Stefanie Powers, the event’s guest speaker, also honored the past in her address. Recalling when she first started to learn about the different departments on a production, the Hart to Hart actress said it was clear to her that “the one person who would truly see my performance was the camera operator.”
Remembering films such as 2001: A Space Odyssey, she reflected on the inventive use of in-camera effects and the “imagination of the camera operator who sees the world through a lens to tell a story that can’t get told any other way. It’s important to learn from the past.”

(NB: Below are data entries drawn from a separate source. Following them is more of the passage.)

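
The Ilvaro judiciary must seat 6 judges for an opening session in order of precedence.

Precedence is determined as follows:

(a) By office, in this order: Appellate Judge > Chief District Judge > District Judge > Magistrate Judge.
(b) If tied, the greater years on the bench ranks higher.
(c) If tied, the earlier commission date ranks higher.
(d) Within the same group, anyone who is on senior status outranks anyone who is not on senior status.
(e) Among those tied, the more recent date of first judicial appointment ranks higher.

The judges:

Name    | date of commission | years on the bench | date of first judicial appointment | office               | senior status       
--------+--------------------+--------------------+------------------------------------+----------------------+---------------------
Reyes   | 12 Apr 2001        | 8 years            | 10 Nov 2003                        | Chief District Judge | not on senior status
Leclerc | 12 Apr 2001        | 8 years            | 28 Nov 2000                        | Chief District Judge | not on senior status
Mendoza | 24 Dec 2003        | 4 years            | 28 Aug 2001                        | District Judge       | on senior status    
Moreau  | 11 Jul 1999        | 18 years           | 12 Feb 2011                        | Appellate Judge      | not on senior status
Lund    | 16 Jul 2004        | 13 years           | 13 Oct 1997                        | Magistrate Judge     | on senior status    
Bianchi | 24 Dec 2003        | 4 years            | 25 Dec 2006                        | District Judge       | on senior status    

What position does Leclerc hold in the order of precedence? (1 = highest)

By office: Moreau (Appellate Judge); then Reyes and Leclerc (Chief District Judge); then Bianchi and Mendoza (District Judge); then Lund (Magistrate Judge).
Reyes and Leclerc both have years on the bench 8 years, so the next rule applies.
Reyes and Leclerc both have date of commission 12 Apr 2001, so the next rule applies.
Reyes and Leclerc are each not on senior status, so the next rule applies.
Among Reyes and Leclerc, by date of first judicial appointment (later first): Reyes (10 Nov 2003) before Leclerc (28 Nov 2000).
Bianchi and Mendoza both have years on the bench 4 years, so the next rule applies.
Bianchi and Mendoza both have date of commission 24 Dec 2003, so the next rule applies.
Bianchi and Mendoza are each on senior status, so the next rule applies.
Among Bianchi and Mendoza, by date of first judicial appointment (later first): Bianchi (25 Dec 2006) before Mendoza (28 Aug 2001).
Order: Moreau, Reyes, Leclerc, Bianchi, Mendoza, Lund. So position 3.

3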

The Emerging Cinematographer Awards competition is open to any member of the guild who is not already classified as director of photography and who has submitted a short film that showcases their work. Eight awards and two honorable mentions were presented this year, and all 10 shorts were screened during the ceremony.
The honorees were Frank Buono, camera operator, for 1982; Devin Doyle, 1st AC, for Lancaster Stomp; George Feucht, camera operator, for Une Libération; Sidarth Kantamneni, camera operator, for Saerto Ena; Kyle Klütz, 1st AC, for Sequence (he was also recognized in 2013); David Kruta, digital imaging technician, for Wallace; Bartosz Nalazek, preview system, for Making a Scene: Forest Whitaker; and Greta Zozula, camera assistant, for The Immaculate Reception.
Chris Heinrich, 1st AC (Sure Thing) and David Jean Schweitzer, camera operator (Good Luck, Mr. Gorski) received honorable mentions.
ICG will hold an additional screening of the shorts on Oct. 26 in New York.
Four special awards were additionally presented on Friday during an ECA opening luncheon at the American Society of Cinematographers Clubhouse.
Director of photography Michael Goi (American Horror Story, Glee) received the Kodak Cinematography Mentor of the Year award; director of photography John Bailey (Groundhog Day, As Good as It Get), was presented the Technicolor Award for journalistic contributions to cinematography; and professor Judy Irola, the Conrad Hall Chair of Cinematography at USC’s School of Cinematic Arts, earned the Nat Tiffen Award for excellence in cinematography education. The Canon Award for excellence in cinematography technology will be presented to Codex, maker of on-set recorders that are widely used in feature production.